Bentley appointed Thompson on May 19 and his appointment becomes effective Oct. 1 when the Alabama Tax Tribunal, created by the Taxpayer Fairness Act of 2014, begins operation.
Creating an independent tax adjudication agency has been a goal of the Business Council of Alabama.
The Taxpayer Fairness Act, formerly known as the Alabama Taxpayers Bill of Rights II, transfers the ADOR’s Administrative Law Division personnel and equipment to the newly formed, independent executive branch state agency, according to an article written for Tax Analysts by attorneys Bruce P. Ely and James E. Long Jr.
The 2014 Legislature passed the Taxpayer Fairness Act and Governor Bentley signed it into law on March 11, as Act No. 2014-146. It was sponsored by Rep. Paul DeMarco, R-Homewood, and handled in the Senate by Sen. Bryan Taylor, R-Prattville.
An independent tax tribunal will increase public confidence in the system’s fairness by resolving disputes between the ADOR and taxpayers.
“Since the beginning, the singular goal of this legislation has been fairness, and the BCA commends the Alabama Legislature for updating the current TBOR,” said BCA President and CEO William J. Canary. “We thank Governor Bentley for signing the Alabama Tax Tribunal legislation and for his appointment of Thompson.”
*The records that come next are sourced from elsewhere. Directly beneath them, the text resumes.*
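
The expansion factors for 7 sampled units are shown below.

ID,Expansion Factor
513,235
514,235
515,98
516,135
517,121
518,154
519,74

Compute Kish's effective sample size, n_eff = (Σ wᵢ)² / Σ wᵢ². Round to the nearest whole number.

Σ wᵢ = 235 + 235 + 98 + 135 + 121 + 154 + 74 = 1052
Σ wᵢ² = 55225 + 55225 + 9604 + 18225 + 14641 + 23716 + 5476 = 182112
n_eff = 1052² / 182112 = 1106704 / 182112 = 6.0770515

6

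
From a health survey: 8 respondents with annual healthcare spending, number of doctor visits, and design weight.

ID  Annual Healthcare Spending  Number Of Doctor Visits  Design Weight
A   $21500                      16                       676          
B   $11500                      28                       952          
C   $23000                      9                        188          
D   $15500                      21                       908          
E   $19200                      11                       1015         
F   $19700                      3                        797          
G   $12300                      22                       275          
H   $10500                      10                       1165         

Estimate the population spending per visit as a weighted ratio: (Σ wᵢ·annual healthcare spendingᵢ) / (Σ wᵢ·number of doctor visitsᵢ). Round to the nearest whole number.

Σ wᵢ·y = 21500×676 + 11500×952 + 23000×188 + 15500×908 + 19200×1015 + 19700×797 + 12300×275 + 10500×1165
  = 14534000 + 10948000 + 4324000 + 14074000 + 19488000 + 15700900 + 3382500 + 12232500 = 94683900
Σ wᵢ·x = 16×676 + 28×952 + 9×188 + 21×908 + 11×1015 + 3×797 + 22×275 + 10×1165
  = 10816 + 26656 + 1692 + 19068 + 11165 + 2391 + 6050 + 11650 = 89488
Ratio = 94683900 / 89488 = 1058.0625

1058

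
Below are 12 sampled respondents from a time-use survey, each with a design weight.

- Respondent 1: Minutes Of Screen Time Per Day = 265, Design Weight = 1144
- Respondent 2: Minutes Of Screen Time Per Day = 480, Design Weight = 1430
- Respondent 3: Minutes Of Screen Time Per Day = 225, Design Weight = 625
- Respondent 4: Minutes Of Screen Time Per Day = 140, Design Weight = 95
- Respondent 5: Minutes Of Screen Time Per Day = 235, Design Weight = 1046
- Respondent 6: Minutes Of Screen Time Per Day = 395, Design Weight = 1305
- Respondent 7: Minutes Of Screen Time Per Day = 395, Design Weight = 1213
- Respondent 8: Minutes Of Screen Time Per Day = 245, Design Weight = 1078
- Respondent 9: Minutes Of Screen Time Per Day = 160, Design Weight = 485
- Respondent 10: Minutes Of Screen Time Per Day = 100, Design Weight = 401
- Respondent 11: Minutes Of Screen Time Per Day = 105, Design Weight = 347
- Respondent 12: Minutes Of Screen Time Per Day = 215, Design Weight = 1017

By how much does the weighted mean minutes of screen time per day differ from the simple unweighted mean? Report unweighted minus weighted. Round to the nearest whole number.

Unweighted sum = 265 + 480 + 225 + 140 + 235 + 395 + 395 + 245 + 160 + 100 + 105 + 215 = 2960
Unweighted mean = 2960 / 12 = 246.66667
Weighted sum = 265×1144 + 480×1430 + 225×625 + 140×95 + 235×1046 + 395×1305 + 395×1213 + 245×1078 + 160×485 + 100×401 + 105×347 + 215×1017
  = 303160 + 686400 + 140625 + 13300 + 245810 + 515475 + 479135 + 264110 + 77600 + 40100 + 36435 + 218655 = 3020805
Sum of weights = 1144 + 1430 + 625 + 95 + 1046 + 1305 + 1213 + 1078 + 485 + 401 + 347 + 1017 = 10186
Weighted mean = 3020805 / 10186 = 296.5644
Difference (unweighted minus weighted) = -49.897735

-50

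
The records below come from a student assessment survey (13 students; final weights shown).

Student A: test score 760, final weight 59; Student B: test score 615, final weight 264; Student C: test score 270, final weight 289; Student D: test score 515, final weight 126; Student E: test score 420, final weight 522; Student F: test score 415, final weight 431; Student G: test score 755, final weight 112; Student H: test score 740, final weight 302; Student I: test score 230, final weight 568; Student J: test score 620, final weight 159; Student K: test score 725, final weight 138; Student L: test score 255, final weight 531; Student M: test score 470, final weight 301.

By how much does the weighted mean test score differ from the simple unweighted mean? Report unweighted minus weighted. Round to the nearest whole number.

Unweighted sum = 6790
Unweighted mean = 6790 / 13 = 522.30769
Weighted sum = 1662410
Sum of weights = 3802
Weighted mean = 1662410 / 3802 = 437.24619
Difference (unweighted minus weighted) = 85.061506

85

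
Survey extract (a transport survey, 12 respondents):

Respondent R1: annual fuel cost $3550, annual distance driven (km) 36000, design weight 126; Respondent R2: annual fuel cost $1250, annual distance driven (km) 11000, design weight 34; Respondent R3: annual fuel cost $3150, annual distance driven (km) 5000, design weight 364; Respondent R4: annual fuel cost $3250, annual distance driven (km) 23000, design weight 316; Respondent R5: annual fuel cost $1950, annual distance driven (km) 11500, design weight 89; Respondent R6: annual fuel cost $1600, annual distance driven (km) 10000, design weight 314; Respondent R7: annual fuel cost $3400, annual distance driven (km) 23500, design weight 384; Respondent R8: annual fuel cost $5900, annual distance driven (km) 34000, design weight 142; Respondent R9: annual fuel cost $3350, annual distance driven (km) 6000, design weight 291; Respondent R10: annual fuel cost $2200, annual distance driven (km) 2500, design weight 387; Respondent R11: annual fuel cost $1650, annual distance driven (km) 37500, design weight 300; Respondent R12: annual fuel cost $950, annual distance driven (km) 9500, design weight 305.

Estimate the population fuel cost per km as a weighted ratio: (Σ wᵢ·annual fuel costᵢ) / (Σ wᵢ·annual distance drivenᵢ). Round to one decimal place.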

TBOR II has been a BCA priority for several years, as a majority of states have adopted some form of independent tax appeals model. Others in the Alabama business community joined forces with the BCA in support of the legislation under the banner of the Business Associations’ Tax Coalition (BATC), which includes 27-member business and trade associations.
Attempts to pass this legislation stretch back to the late 1990s. Over the years, the legislation has not been enacted for various reasons, including anti-business leanings of previous legislatures, misunderstandings, erroneous conclusions, apathy concerning the bill, and even simple bad luck.
Bentley’s signature on HB105 was a significant step toward tax appeal fairness and a major boost to business, municipalities, and county governments. Thompson will draft regulations to govern Alabama Tax Tribunal procedures on all appeals cases filed with the agency.
Thompson has been the ADOR’s chief ALJ since 1983 and has presided over more than 22,000 cases involving tax appeals administered by the Revenue Department.
“He is a great judge, an inspiration to us all and our field is better because of his many learned, thoughtful decisions,” said Paul Frankel, senior counsel in the state and local tax group of Morrison & Forster LLP.
“He has earned the respect of the taxpayer and tax administrator communities, and I’m certain that his leadership and sense of fair play will set the Tribunal on a proper course during its formative years,” Doug Lindholm, executive director of the Council on State Taxation, said.
Thompson graduated from Auburn University in 1973 and is a 1976 graduate of the University of Alabama Law School. From 1976 to 1983 he was assistant counsel for the ADOR, specializing in corporate and income tax disputes.
Thompson received the Alabama State Bar’s Award of Merit in 1997, the Bloomberg BNA Franklin C. Latcham Award for distinguished service in state and local tax law in 2010, and was recently named by State Tax Notes in its 2013 person of the year feature.